Whole Foods Market Group, Inc. v. Molock
A class of workers at Whole Foods stores in a number of states and the District of Columbia filed suit in federal district court in DC alleging that Whole Foods had manipulated a performance bonus program to deny workers bonuses that should have been paid them. Whole Foods invoked the Supreme Court’s recent decision in Bristol-Myers Squibb v. Superior Court of California to argue that the federal court in DC lacked personal jurisdiction over it with respect to the claims of class members whose claims arose outside DC, though it did not contest that the class representatives whose claims had a nexus to DC could bring it into court there to pursue their own claims. The district court rejected the argument on the ground that the Bristol-Myers decision, which concerned claims brought by individual plaintiffs in forums unrelated to their claims, does not apply to class actions. Whole Foods appealed the ruling to the Court of Appeals for the D.C. Circuit.

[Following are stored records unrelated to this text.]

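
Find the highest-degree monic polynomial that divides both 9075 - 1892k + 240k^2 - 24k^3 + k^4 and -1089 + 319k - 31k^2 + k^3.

121 - 22k + k^2

By polynomial division,
  k^4 - 24k^3 + 240k^2 - 1892k + 9075 = (k + 7)(k^3 - 31k^2 + 319k - 1089) + (138k^2 - 3036k + 16698)
  k^3 - 31k^2 + 319k - 1089 = ((1/138)k - 3/46)(138k^2 - 3036k + 16698) + (0)
Last nonzero remainder: 138k^2 - 3036k + 16698. Dividing through by 138 gives the monic gcd k^2 - 22k + 121.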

Public Citizen filed a brief as amicus curiae in support of the workers. The brief explained that Bristol-Myers concerned due process limits on the powers of state courts that do not apply directly to federal courts. Although the provisions of the Federal Rules of Civil Procedure dealing with service of process incorporate some of the limits the 14th Amendment’s Due Process Clause places on state courts’ exercise of personal jurisdiction, in this case it was uncontested that individual named plaintiffs who worked or lived in DC had properly effected service on Whole Foods. And once the plaintiffs had properly haled Whole Foods into court, the Federal Rules of Civil Procedure entitled them to pursue their claims on behalf of a class, without regard to any due-process limits that might apply to a state court’s assertion of personal jurisdiction over the defendant with respect to the claims of out-of-state class members.
In an opinion issued in March 2020, the court of appeals affirmed the district court, but on a different ground. Without addressing the jurisdictional question, the court held that, until class certification, unnamed class members are not parties before the court and, therefore, Whole Foods’ motion to dismiss was premature.